Two enemies at our gates
Today, April 6, marks the 23rd day of our collective “house arrest” under the threat of being contaminated with the deadly COVID-19, considered the world’s public enemy no. 1.
In a Twitter post last April 4, Dr. Edsel Salvana, a prominent infectious diseases specialist, claimed that as of that day, there were 3,094 cases, which he said was a “low number.” Dr. Salvana added that he remained “cautiously optimistic” about this development, adding that this number, although an “outlier,” could be the result of government efforts like the enhanced community quarantine. In another tweet, he said, “the enemy is the virus, let’s focus on the enemy, COVID-19.”

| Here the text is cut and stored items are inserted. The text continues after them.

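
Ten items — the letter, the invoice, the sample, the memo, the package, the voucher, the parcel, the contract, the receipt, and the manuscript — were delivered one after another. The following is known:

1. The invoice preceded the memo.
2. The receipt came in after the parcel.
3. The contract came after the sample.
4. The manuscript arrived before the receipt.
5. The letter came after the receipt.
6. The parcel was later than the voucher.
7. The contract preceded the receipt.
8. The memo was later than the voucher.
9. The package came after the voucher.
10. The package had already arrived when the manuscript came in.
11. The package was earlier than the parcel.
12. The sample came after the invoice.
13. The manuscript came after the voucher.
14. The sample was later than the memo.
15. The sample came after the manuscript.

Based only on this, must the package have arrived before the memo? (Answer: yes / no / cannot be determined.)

No chain of stated constraints runs from the package to the memo, and none runs from the memo to the package either.
So the relative order of the package and the memo is not fixed by the given facts.

cannot be determined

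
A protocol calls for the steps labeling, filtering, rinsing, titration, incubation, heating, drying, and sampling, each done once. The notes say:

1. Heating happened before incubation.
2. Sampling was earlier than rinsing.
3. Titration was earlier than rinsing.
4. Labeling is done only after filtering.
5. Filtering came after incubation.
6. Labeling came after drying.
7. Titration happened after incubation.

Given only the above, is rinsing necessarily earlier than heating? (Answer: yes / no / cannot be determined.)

Tracing the constraints gives heating → incubation → titration → rinsing, so heating must come before rinsing.
That means rinsing cannot be before heating.

no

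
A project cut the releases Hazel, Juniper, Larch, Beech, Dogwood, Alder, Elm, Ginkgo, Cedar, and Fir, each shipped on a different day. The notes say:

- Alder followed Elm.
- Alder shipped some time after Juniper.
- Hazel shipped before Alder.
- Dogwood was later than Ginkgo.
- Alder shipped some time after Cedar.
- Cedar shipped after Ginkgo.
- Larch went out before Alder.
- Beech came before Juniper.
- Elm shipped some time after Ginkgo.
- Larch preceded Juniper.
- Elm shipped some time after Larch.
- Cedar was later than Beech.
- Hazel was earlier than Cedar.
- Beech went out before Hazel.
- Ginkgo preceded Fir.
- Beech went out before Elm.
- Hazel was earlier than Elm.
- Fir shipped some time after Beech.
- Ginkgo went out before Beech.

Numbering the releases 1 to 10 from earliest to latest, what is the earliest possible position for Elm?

5

Beech, Ginkgo, Hazel, and Larch must all come before Elm — 4 forced predecessors.
Nothing else is forced ahead of Elm, so its earliest slot is position 4 + 1 = 5.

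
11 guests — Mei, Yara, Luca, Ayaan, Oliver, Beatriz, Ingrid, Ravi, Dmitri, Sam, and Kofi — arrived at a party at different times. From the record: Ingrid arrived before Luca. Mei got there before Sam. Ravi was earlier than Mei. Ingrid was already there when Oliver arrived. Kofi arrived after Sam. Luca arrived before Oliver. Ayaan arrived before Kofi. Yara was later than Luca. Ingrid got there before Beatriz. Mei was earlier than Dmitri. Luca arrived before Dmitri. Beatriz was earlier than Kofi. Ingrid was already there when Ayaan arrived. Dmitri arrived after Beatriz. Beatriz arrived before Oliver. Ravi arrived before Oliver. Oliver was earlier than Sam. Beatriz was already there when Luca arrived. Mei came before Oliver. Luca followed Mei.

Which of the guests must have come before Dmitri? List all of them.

Beatriz, Ingrid, Luca, Mei, Ravi

Directly stated before Dmitri: Beatriz, Luca, and Mei.
Ingrid reaches Dmitri via Ingrid → Beatriz → Dmitri.
Ravi reaches Dmitri via Ravi → Mei → Dmitri.
No chain forces Kofi (or any of the others) ahead of Dmitri.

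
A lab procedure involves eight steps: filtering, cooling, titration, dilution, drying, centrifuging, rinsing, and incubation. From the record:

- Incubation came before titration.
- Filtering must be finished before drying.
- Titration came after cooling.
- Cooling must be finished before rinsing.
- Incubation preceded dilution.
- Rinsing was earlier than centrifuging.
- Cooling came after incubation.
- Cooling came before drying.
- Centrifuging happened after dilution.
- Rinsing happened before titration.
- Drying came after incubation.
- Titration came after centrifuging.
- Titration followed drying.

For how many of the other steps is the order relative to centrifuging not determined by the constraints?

Forced before centrifuging: cooling, dilution, incubation, and rinsing; forced after centrifuging: titration.
That leaves drying and filtering with no forced order relative to centrifuging — 2.

2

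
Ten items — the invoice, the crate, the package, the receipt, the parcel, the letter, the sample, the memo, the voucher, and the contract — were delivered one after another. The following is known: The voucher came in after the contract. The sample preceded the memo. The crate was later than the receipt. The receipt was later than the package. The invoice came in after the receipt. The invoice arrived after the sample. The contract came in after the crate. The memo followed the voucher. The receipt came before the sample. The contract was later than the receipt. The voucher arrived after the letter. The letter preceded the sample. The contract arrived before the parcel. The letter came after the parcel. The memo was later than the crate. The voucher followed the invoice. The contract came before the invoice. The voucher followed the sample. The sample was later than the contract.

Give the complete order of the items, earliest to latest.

The constraints fix every adjacent pair, so only one ordering works:
the package → the receipt → the crate → the contract → the parcel → the letter → the sample → the invoice → the voucher → the memo.

the package, the receipt, the crate, the contract, the parcel, the letter, the sample, the invoice, the voucher, the memo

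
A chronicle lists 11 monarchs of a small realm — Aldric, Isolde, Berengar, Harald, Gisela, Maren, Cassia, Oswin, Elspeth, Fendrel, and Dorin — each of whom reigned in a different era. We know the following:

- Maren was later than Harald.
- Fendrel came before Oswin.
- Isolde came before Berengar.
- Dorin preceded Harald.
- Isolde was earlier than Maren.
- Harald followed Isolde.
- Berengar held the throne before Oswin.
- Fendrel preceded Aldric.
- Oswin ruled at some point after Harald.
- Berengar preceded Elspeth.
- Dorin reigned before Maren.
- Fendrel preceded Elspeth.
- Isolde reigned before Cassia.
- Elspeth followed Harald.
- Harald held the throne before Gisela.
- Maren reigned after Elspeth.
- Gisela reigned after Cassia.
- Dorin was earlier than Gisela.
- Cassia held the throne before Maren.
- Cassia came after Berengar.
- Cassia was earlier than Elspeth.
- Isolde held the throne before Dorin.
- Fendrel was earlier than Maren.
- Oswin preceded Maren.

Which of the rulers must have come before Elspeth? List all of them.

Directly stated before Elspeth: Berengar, Cassia, Fendrel, and Harald.
Dorin reaches Elspeth via Dorin → Harald → Elspeth.
Isolde reaches Elspeth via Isolde → Harald → Elspeth.
No chain forces Gisela (or any of the others) ahead of Elspeth.

Berengar, Cassia, Dorin, Fendrel, Harald, Isolde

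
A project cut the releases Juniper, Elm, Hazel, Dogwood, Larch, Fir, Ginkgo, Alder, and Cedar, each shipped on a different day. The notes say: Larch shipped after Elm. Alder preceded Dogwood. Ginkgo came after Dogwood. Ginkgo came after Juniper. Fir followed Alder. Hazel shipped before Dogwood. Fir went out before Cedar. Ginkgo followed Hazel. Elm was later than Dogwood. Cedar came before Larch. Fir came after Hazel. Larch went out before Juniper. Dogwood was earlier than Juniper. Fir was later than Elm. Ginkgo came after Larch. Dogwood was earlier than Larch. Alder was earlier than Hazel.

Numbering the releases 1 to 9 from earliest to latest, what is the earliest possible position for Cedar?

6

Alder, Dogwood, Elm, Fir, and Hazel must all come before Cedar — 5 forced predecessors.
Nothing else is forced ahead of Cedar, so its earliest slot is position 5 + 1 = 6.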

Some social media friends posted a comparison of the rate of COVID-19 contamination among the 10 Asean countries, including the number of new cases on a daily basis, number of deaths and number of recovered patients. The statistics were collated from the World Health Organization’s (WHO) daily updates on the pandemic.
As of April 4, Malaysia stood out as the first in terms of number of cases at 3,333, with 53 deaths, 217 new cases and 827 recovered. Indonesia had a lower number of cases, with only 1,986 cases, 196 new cases, 181 deaths, and 136 patients who recovered. Thailand had 1,978 cases, with 103 new ones, but only 19 deaths, and 581 patients who
had since recovered — this is quite a feat, showing recovery rate of around 33 percent. Other Asean countries had less than 300 cases like Vietnam (239), Cambodia (114); Myanmar (20), and Laos (10). In Myanmar, only one died and there were 4 new cases as of April 4. In Laos, nobody died from COVID-19 but there was no report of recovery among the 10 patients there so far. Our richer neighbors, Singapore and Brunei, had been doing quite well in containing the spread of the virus. In Singapore, out of the reported 1,114 cases, only five people died and 266 patients recovered. Brunei stood out with only 134 cases, one new case; only one death and 56 patients recovered, which means that almost 50 percent of their patients were able to recover within the three-week period.
The Philippines? It was second to Malaysia in terms of contamination, at 3,018, as of April 4.
Let us look at the other parts of the statistics: in the Philippines, there were 385 new cases, 136 deaths, and only 52 reported as having recovered within that period. In other words, even if our number of COVID-19 cases was lower than Malaysia’s, we are still doing worse in containing the virus as shown in our bigger number of deaths and small number of recovered patients.
What all this is telling us is that there is something fatally wrong with how this pandemic is being managed by our government that looks at this contagion as a purely national security issue, rather than a public health emergency one. Just look at the people who compose the national COVID-19 response team: all former military generals, and all males.
At the height of the COVID-19 crisis, the government responded with draconian measures like lockdowns without planning for safety nets for those who stand to lose from not being able to travel outside their homes to earn their daily keep.
In the face of mounting protests, President Duterte issued his usual threat of ordering police and soldiers to kill anyone or any group that tries to scuttle the government’s militaristic way of handling this crisis. We are not surprised at this threat but at the same time, we realize this is the other “enemy” we have to deal with once we step out of our gates.